After you set up your resources with CMEKs, the experience of accessing your Serverless for Apache Spark resources is similar to using Google default encryption. For more information about your encryption options, see Customer-managed encryption keys (CMEK).

Use CMEK

Follow the steps in this section to use CMEK to encrypt data that Google Cloud Serverless for Apache Spark writes to persistent disk and to the Dataproc staging bucket.

Beginning April 23, 2024:

Serverless for Apache Spark also uses your CMEK to encrypt batch job arguments. The Cloud KMS CryptoKey Encrypter/Decrypter IAM role must be assigned to the Dataproc Service Agent service account to enable this behavior. If the Dataproc Service Agent role is not attached to the Dataproc Service Agent service account, then add the serviceusage.services.use permission to a custom role attached to the Dataproc Service Agent service account . The Cloud KMS API must be enabled on the project that runs Serverless for Apache Spark resources.
batches.list returns an unreachable field that lists any batches with job arguments that couldn't be decrypted. You can issue batches.get requests to obtain more information on unreachable batches.
The key (CMEK) must be located in the same location as the encrypted resource. For example, the CMEK used to encrypt a batch that runs in the us-central1 region must also be located in the us-central1 region.

Create a key using the Cloud Key Management Service (Cloud KMS).

Copy the resource name.

The resource name is is constructed as follows:

projects/PROJECT_ID/locations/REGION/keyRings/KEY_RING_NAME/cryptoKeys/KEY_NAME

Enable the Compute Engine, Dataproc, and Cloud Storage Service Agent service accounts to use your key:
1. See Protect resources by using Cloud KMS keys > Required Roles to assign the Cloud KMS CryptoKey Encrypter/Decrypter role to the Compute Engine Service Agent service account. If this service account is not listed on the IAM page in Google Cloud console, click Include Google-provided role grants to list it.
2. Assign the Cloud KMS CryptoKey Encrypter/Decrypter role to the Dataproc Service Agent service account. You can use the Google Cloud CLI to assign the role:
```
 gcloud projects add-iam-policy-binding KMS_PROJECT_ID \
 --member serviceAccount:service-PROJECT_NUMBER@dataproc-accounts.iam.gserviceaccount.com \
 --role roles/cloudkms.cryptoKeyEncrypterDecrypter
```
  Replace the following:
  
  KMS_PROJECT_ID: the ID of your Google Cloud project that runs Cloud KMS. This project can also be the project that runs Dataproc resources.
  
  PROJECT_NUMBER: the project number (not the project ID) of your Google Cloud project that runs Dataproc resources.
3. Enable the Cloud KMS API on the project that runs Serverless for Apache Spark resources.
4. If the Dataproc Service Agent role is not attached to the Dataproc Service Agent service account, then add the serviceusage.services.use permission to the custom role attached to the Dataproc Service Agent service account.

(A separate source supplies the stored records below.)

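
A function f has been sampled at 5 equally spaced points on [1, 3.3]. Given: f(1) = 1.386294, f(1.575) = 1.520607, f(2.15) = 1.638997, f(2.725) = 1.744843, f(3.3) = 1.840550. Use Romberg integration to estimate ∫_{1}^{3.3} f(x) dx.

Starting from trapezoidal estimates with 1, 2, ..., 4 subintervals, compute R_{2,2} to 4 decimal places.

3.7503

R_{0,0} (trapezoid, 1 panel, h=2.3000): 3.710871
R_{1,0} (trapezoid, 2 panels, h=1.1500): 3.740282
R_{2,0} (trapezoid, 4 panels, h=0.5750): 3.747775
R_{1,1} = 3.740282 + (3.740282 − 3.710871)/3 = 3.750086
R_{2,1} = 3.747775 + (3.747775 − 3.740282)/3 = 3.750273
R_{2,2} = 3.750273 + (3.750273 − 3.750086)/15 = 3.750285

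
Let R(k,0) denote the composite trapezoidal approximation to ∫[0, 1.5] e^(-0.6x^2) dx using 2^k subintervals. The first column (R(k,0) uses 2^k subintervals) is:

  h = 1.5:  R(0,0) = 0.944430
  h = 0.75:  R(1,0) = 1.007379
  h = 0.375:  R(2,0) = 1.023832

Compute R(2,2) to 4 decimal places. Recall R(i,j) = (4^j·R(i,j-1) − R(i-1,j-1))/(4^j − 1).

R(1,1) = 1.007379 + (1.007379 − 0.944430)/3 = 1.028362
R(2,1) = (4·1.023832 − 1.007379) / 3 = 1.029316
R(2,2) = 1.029316 + (1.029316 − 1.028362)/15 = 1.029380

1.0294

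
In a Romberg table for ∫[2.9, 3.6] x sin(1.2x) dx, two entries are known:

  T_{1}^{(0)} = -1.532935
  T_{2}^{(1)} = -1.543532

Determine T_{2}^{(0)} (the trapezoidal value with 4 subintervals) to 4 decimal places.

From T_{2}^{(1)} = (4·T_{2}^{(0)} − T_{1}^{(0)})/3, solve for T_{2}^{(0)}:
4·T_{2}^{(0)} = 3·(-1.543532) + (-1.532935) = -6.163531
T_{2}^{(0)} = -1.540883

-1.5409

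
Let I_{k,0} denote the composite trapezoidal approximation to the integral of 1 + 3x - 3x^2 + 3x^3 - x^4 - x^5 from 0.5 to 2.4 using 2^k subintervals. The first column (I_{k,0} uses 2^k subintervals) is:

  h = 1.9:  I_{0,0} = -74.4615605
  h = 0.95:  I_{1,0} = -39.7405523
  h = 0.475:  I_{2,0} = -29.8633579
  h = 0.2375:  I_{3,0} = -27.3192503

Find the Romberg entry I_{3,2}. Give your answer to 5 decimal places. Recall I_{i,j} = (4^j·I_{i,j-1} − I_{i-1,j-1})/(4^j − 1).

Richardson extrapolation on the trapezoidal column (denominator 4−1=3):
I_{2,1} = -29.8633579 + (-29.8633579 − (-39.7405523))/3 = -26.5709598
I_{3,1} = (4·(-27.3192503) − (-29.8633579)) / 3 = -26.4712144
I_{3,2} = (16·(-26.4712144) − (-26.5709598)) / 15 = -26.4645647
(Column j=1 coincides with Simpson's rule on the same nodes.)

-26.46456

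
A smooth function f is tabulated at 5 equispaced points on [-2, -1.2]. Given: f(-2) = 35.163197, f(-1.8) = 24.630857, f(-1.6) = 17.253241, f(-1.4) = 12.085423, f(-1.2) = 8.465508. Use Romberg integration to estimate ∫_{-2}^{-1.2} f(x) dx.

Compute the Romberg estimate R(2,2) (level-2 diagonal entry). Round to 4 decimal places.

14.9988

R(0,0) (trapezoid, 1 panel, h=0.8000): 17.451482
R(1,0) (trapezoid, 2 panels, h=0.4000): 15.627037
R(2,0) (trapezoid, 4 panels, h=0.2000): 15.156775
R(1,1) = 15.627037 + (15.627037 − 17.451482)/3 = 15.018889
R(2,1) = 15.156775 + (15.156775 − 15.627037)/3 = 15.000021
R(2,2) = 15.000021 + (15.000021 − 15.018889)/15 = 14.998763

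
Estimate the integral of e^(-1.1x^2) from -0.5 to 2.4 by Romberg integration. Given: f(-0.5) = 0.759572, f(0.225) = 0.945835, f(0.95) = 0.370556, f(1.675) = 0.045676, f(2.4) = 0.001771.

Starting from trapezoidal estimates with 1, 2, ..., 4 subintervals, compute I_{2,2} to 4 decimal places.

I_{0,0} (trapezoid, 1 panel, h=2.9000): 1.103947
I_{1,0} (trapezoid, 2 panels, h=1.4500): 1.089280
I_{2,0} (trapezoid, 4 panels, h=0.7250): 1.263485
I_{1,1} = 1.089280 + (1.089280 − 1.103947)/3 = 1.084391
I_{2,1} = 1.263485 + (1.263485 − 1.089280)/3 = 1.321553
I_{2,2} = 1.321553 + (1.321553 − 1.084391)/15 = 1.337364

1.3374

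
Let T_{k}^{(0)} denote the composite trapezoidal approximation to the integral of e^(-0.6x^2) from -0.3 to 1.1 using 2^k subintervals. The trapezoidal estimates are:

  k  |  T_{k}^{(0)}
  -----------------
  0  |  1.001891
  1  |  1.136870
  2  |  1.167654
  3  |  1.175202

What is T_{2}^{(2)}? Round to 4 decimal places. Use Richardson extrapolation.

1.1777

Richardson extrapolation on the trapezoidal column (denominator 4−1=3):
T_{1}^{(1)} = 1.136870 + (1.136870 − 1.001891)/3 = 1.181863
T_{2}^{(1)} = (4·1.167654 − 1.136870) / 3 = 1.177915
T_{2}^{(2)} = (16·1.177915 − 1.181863) / 15 = 1.177652
(Column j=1 coincides with Simpson's rule on the same nodes.)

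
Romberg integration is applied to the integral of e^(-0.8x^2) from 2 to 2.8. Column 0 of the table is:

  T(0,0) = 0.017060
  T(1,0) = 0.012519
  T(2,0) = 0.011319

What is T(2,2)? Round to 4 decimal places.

0.0109

Richardson extrapolation on the trapezoidal column (denominator 4−1=3):
T(1,1) = 0.012519 + (0.012519 − 0.017060)/3 = 0.011005
T(2,1) = (4·0.011319 − 0.012519) / 3 = 0.010919
T(2,2) = 0.010919 + (0.010919 − 0.011005)/15 = 0.010913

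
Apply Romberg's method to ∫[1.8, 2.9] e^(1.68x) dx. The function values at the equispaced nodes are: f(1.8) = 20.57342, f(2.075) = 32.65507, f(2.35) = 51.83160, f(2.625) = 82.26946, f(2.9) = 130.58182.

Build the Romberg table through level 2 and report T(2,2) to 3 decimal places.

T(0,0) (trapezoid, 1 panel, h=1.1000): 83.13538
T(1,0) (trapezoid, 2 panels, h=0.5500): 70.07507
T(2,0) (trapezoid, 4 panels, h=0.2750): 66.64178
T(1,1) = 70.07507 + (70.07507 − 83.13538)/3 = 65.72163
T(2,1) = 66.64178 + (66.64178 − 70.07507)/3 = 65.49735
T(2,2) = 65.49735 + (65.49735 − 65.72163)/15 = 65.48240

65.482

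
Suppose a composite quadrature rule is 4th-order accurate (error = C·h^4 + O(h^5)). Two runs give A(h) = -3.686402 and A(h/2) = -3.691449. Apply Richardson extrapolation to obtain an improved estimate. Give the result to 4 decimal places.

Extrapolated value = (16·A(h/2) − A(h)) / (16 − 1)
= (16·(-3.691449) − (-3.686402)) / 15
= -55.376782 / 15 = -3.691785

-3.6918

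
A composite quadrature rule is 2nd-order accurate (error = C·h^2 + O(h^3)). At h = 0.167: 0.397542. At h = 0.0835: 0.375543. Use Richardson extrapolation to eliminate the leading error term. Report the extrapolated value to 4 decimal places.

The leading error scales as h^2; refining by a factor of 2 reduces it by 2^2 = 4.
Extrapolated value = (4·A(h/2) − A(h)) / (4 − 1)
= (4·0.375543 − 0.397542) / 3
= 1.104630 / 3 = 0.368210

0.3682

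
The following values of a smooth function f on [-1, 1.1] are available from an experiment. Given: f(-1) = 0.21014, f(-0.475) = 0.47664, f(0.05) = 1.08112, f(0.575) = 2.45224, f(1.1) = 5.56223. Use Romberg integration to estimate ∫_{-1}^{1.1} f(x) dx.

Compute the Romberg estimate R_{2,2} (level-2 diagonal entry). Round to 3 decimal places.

3.432

R_{0,0} (trapezoid, 1 panel, h=2.1000): 6.06099
R_{1,0} (trapezoid, 2 panels, h=1.0500): 4.16567
R_{2,0} (trapezoid, 4 panels, h=0.5250): 3.62050
R_{1,1} = 4.16567 + (4.16567 − 6.06099)/3 = 3.53390
R_{2,1} = 3.62050 + (3.62050 − 4.16567)/3 = 3.43878
R_{2,2} = 3.43878 + (3.43878 − 3.53390)/15 = 3.43244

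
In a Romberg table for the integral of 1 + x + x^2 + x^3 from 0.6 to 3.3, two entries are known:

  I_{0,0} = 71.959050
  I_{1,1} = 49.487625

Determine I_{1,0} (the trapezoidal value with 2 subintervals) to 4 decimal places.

55.1055

From I_{1,1} = (4·I_{1,0} − I_{0,0})/3, solve for I_{1,0}:
4·I_{1,0} = 3·49.487625 + 71.959050 = 220.421925
I_{1,0} = 55.105481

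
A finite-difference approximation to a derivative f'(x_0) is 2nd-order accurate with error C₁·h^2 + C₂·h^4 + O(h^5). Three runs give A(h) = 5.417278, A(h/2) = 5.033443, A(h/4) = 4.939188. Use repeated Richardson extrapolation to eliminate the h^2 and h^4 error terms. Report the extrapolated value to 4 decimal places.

4.9079

First eliminate the h^2 term (factor 2^2 = 4):
  B₁ = (4·5.033443 − 5.417278)/3 = 4.905498
  B₂ = (4·4.939188 − 5.033443)/3 = 4.907770
Then eliminate the h^4 term (factor 2^4 = 16):
  (16·4.907770 − 4.905498)/15 = 4.907921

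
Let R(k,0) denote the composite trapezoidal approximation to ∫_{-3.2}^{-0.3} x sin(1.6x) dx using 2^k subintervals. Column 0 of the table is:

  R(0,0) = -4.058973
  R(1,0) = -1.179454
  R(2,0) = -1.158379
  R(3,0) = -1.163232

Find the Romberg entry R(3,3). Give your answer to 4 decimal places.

-1.1650

Richardson extrapolation on the trapezoidal column (denominator 4−1=3):
R(1,1) = -1.179454 + (-1.179454 − (-4.058973))/3 = -0.219614
R(2,1) = (4·(-1.158379) − (-1.179454)) / 3 = -1.151354
R(3,1) = -1.163232 + (-1.163232 − (-1.158379))/3 = -1.164850
R(2,2) = (16·(-1.151354) − (-0.219614)) / 15 = -1.213470
R(3,2) = -1.164850 + (-1.164850 − (-1.151354))/15 = -1.165750
R(3,3) = (64·(-1.165750) − (-1.213470)) / 63 = -1.164993
(Column j=1 coincides with Simpson's rule on the same nodes.)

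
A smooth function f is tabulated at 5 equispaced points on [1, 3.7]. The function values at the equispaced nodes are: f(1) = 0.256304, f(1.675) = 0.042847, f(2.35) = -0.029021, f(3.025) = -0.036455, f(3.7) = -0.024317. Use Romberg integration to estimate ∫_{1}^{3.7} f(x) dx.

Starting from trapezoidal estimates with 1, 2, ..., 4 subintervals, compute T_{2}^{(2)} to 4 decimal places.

0.0444

T_{0}^{(0)} (trapezoid, 1 panel, h=2.7000): 0.313182
T_{1}^{(0)} (trapezoid, 2 panels, h=1.3500): 0.117413
T_{2}^{(0)} (trapezoid, 4 panels, h=0.6750): 0.063021
T_{1}^{(1)} = 0.117413 + (0.117413 − 0.313182)/3 = 0.052157
T_{2}^{(1)} = 0.063021 + (0.063021 − 0.117413)/3 = 0.044890
T_{2}^{(2)} = 0.044890 + (0.044890 − 0.052157)/15 = 0.044406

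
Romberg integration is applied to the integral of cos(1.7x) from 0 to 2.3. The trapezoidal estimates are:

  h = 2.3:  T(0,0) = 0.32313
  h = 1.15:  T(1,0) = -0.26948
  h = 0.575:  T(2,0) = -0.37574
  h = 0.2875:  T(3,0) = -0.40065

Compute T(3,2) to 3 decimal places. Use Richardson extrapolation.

-0.409

Richardson extrapolation on the trapezoidal column (denominator 4−1=3):
T(2,1) = (4·(-0.37574) − (-0.26948)) / 3 = -0.41116
T(3,1) = -0.40065 + (-0.40065 − (-0.37574))/3 = -0.40895
T(3,2) = (16·(-0.40895) − (-0.41116)) / 15 = -0.40880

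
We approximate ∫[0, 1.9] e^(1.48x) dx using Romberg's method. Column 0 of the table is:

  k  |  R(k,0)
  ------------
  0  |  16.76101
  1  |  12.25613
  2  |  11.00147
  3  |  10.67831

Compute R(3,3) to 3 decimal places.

10.570

Richardson extrapolation on the trapezoidal column (denominator 4−1=3):
R(1,1) = 12.25613 + (12.25613 − 16.76101)/3 = 10.75450
R(2,1) = (4·11.00147 − 12.25613) / 3 = 10.58325
R(3,1) = 10.67831 + (10.67831 − 11.00147)/3 = 10.57059
R(2,2) = (16·10.58325 − 10.75450) / 15 = 10.57183
R(3,2) = 10.57059 + (10.57059 − 10.58325)/15 = 10.56975
R(3,3) = (64·10.56975 − 10.57183) / 63 = 10.56972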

If the Dataproc Service Agent role is attached to the Dataproc Service Agent service account, you can skip this step.
5. Follow the steps to add your key on the bucket.
When you submit a batch workload:
1. Specify your key in the batch kmsKey parameter.
2. Specify the name of your Cloud Storage bucket in the batch stagingBucket parameter.
When you create an interactive session or session template:
1. Specify your key in the session kmsKey parameter.
2. Specify the name of your Cloud Storage bucket in the session stagingBucket parameter.